CBK fines 11 banks for breach of lending rules

By , August 13, 2025

Central Bank of Kenya (CBK) fined 11 banks more than Sh5 million each last year for risky insider lending practices that characterised the collapse of Imperial Bank.

Banking staff, directors, and associates were the direct beneficiaries of practices such as lending more to the staff and directors than its owner’s capital that dangerously put customer deposits at risk and could trigger potential bank failures.

The 2024 bank supervision report underscores that as at December 31, 2024, 11 commercial banks violated provisions of the Banking Act and CBK prudential guidelines concerning lending limits to insiders. Specifically, nine banks breached the single obligor limit, which caps lending to a single borrower at 25 per cent of the bank’s core capital.

“Eleven commercial banks were in violation of the Banking Act and CBK Prudential Guidelines as at December 31, 2024… Most of the violations were with respect to breach of single obligor limit due to decline in core capital in some banks that reported losses,” the CBK report read in part.
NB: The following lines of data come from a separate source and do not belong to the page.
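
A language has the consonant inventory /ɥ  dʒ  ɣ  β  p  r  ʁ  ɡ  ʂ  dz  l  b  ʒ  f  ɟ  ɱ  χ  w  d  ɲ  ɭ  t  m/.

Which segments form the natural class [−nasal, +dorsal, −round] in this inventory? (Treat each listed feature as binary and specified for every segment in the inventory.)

Checking each segment against [−nasal], [+dorsal], [−round]: /ɣ/ (voiced velar fricative), /ʁ/ (voiced uvular fricative), /ɡ/ (voiced velar stop), /ɟ/ (voiced palatal stop), /χ/ (voiceless uvular fricative) satisfy every feature; every other segment in the inventory fails at least one.

ɣ, ʁ, ɡ, ɟ, χ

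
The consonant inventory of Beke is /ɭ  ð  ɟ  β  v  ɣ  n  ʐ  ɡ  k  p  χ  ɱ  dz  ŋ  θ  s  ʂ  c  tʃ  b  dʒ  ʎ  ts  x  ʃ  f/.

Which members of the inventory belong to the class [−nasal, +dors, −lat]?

ɟ, ɣ, ɡ, k, χ, c, x

Checking each segment against [−nasal], [+dorsal], [−lateral]: /ɟ/ (voiced palatal stop), /ɣ/ (voiced velar fricative), /ɡ/ (voiced velar stop), /k/ (voiceless velar stop), /χ/ (voiceless uvular fricative), /c/ (voiceless palatal stop), among others, satisfy every feature; every other segment in the inventory fails at least one.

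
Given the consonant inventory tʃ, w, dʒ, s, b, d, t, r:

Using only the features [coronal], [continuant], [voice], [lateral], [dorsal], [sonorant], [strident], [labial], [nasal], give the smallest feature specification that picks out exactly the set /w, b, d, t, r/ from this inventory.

[−strident]

Every target segment is [−strident] and no other inventory member is, so one feature is enough.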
Two banks exceeded the insider borrower limit of 20 per cent of core capital, and one institution surpassed the aggregate insider borrower limit of 100 per cent of core capital. These violations represent significant governance lapses, raising concerns about concentrated credit risk and potential conflicts of interest.

Prohibited investments

Beyond insider lending breaches, some institutions contravened rules on prohibited investments and capital adequacy. Two banks invested over 20 per cent of their core capital in land and buildings, violating the prudential limits.

Multiple banks failed to meet minimum core capital requirements and total capital to risk-weighted assets ratios, signalling vulnerabilities in their financial buffers.

Additionally, failures in liquidity management and ownership concentration rules were noted. For all these breaches, CBK imposed penalties and mandated remedial actions, emphasizing the imperative for robust risk management and governance.

The regulator said the fines levied on these banks are more than punitive measures; they are a strategic regulatory stance designed to curb excessive insider exposure which threatens to dilute risk diversification, increase credit quality deterioration, and erode public confidence in the banking system.

CBK’s updated penalty regime aims to “ensure that the penalty regime in the Banking Act is effective, proportionate and dissuasive,” a critical factor in fostering a culture of compliance and sound governance.

The report highlights this point with the statement, “Two banks were in violation of Section 11(1)(f) of the Banking Act due to breach of the single insider borrower limit of 20 percent of the core capital… Appropriate remedial actions were taken on the institutions concerned by the CBK in respect of the violations.”

Despite these supervisory challenges, the Kenyan banking sector demonstrated notable financial resilience in 2024. The sector’s profit before tax surged by 18.2 per cent to Sh260 billion, buoyed by income growth exceeding expense increases.

Capital adequacy ratios remained robust at 19.6 per cent, comfortably above the regulatory minimum of 14.5 percent, while liquidity ratios averaged 56 per cent, well above the statutory 20 per cent threshold. These strong financial fundamentals provide a cushion that supports the sector’s stability amid tightening regulatory scrutiny.

The strengthened regulatory framework includes a progressive increase in the minimum core capital requirement for commercial banks, set to rise from Sh1 billion to Sh10 billion by 2029.

This measure reflects CBK’s strategic vision to build a resilient, competitive banking sector capable of absorbing shocks and fostering sustainable economic development.

CBK’s strict enforcement on insider lending limits, coupled with the enhancement of capital requirements and governance standards, seeks to buttress Kenya’s banking sector integrity.

Anti-money laundering

The institution’s vigilant supervision extends to anti-money laundering, combating financing of terrorism, and addressing emerging risks such as digital banking innovations. Through these efforts, CBK aims to nurture a banking environment that is disciplined, transparent, and aligned with best practices.

Central Bank’s slapping of the 11 commercial banks with penalties over Sh5 million each for excessive insider lending is a clear demonstration of its resolve to maintain financial stability and promote ethical banking conduct in Kenya.

By imposing rigorous penalties and enforcing corrective measures, CBK fortifies not only the soundness of individual banks but also the overall trust and sustainability of the national financial system a cornerstone for Kenya’s economic progress.